Lefevre C, Imagawa M, Dana S, Grindlay J, Bodner M, Karin M
EMBO J. 1987 Apr;6(4):971-81. doi: 10.1002/j.1460-2075.1987.tb04847.x.
The molecular basis for the pituitary-specific expression of the human growth hormone (hGH) gene was investigated, by gene transfer and protein footprinting experiments. Plasmid constructs in which CAT or Neo transcription units are fused to a 0.5 kb fragment of the hGH 5' sequences were efficiently expressed in GC and GH3 cells, derived from a pituitary tumor, but not in cell lines of other origins, indicating the presence of a tissue-specific promoter. DNaseI footprinting experiments have identified at least three factors that specifically bind to the hGH 5' region. While two of these factors were also detected in extracts of non-expressing cells, the third factor, GHF-1, was detected only in extracts of GH expressing pituitary tumor cells. Mutagenesis experiments suggest that binding of GHF-1 and some of the other more ubiquitous factors is required for optimal hGH promoter activity in vivo. Tissue specificity of the hGH promoter therefore seems to be determined by the binding of at least one tissue-specific trans-acting factor, acting in concert with several other more ubiquitous, yet specific, DNA binding proteins.

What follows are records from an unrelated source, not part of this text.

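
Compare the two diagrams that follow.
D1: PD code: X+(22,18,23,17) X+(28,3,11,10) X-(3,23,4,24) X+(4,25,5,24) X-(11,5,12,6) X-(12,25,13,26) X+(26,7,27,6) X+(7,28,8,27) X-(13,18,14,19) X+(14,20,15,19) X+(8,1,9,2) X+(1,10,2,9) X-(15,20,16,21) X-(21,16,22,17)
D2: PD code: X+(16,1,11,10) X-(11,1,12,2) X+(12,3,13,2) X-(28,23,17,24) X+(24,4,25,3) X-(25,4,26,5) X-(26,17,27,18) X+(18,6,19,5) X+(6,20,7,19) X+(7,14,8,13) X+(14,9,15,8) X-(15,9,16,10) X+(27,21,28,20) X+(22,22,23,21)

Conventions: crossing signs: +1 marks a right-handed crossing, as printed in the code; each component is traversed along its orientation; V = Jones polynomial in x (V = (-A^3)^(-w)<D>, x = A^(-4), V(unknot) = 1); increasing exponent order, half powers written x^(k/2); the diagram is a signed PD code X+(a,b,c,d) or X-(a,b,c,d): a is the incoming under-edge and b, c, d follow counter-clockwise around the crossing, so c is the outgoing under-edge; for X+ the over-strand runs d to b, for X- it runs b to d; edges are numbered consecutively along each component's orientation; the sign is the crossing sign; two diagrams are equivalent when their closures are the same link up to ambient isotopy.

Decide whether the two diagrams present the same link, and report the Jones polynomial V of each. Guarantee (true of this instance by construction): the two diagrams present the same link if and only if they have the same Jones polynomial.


equivalent: yes
V(D1) = x + 2x^3 + x^5  (w +2, c 14, <D> = A^-14 + 2A^-6 + A^2)
V(D2) = x + 2x^3 + x^5  [14 crossings, <D> = A^-8 + 2 + A^8, w = +4]
key observation: from 14 to 14 crossings by R-moves: one link, two diagrams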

通过基因转移和蛋白质足迹实验,对人生长激素(hGH)基因垂体特异性表达的分子基础进行了研究。将CAT或Neo转录单位与hGH 5'序列的0.5 kb片段融合的质粒构建体,在源自垂体肿瘤的GC和GH3细胞中高效表达,但在其他来源的细胞系中不表达,这表明存在组织特异性启动子。DNaseI足迹实验已鉴定出至少三种与hGH 5'区域特异性结合的因子。虽然在非表达细胞的提取物中也检测到其中两种因子,但第三种因子GHF-1仅在表达hGH的垂体肿瘤细胞提取物中检测到。诱变实验表明,GHF-1和其他一些更普遍存在的因子的结合是体内hGH启动子最佳活性所必需的。因此,hGH启动子的组织特异性似乎是由至少一种组织特异性反式作用因子的结合所决定的,该因子与其他几种更普遍存在但具有特异性的DNA结合蛋白协同作用。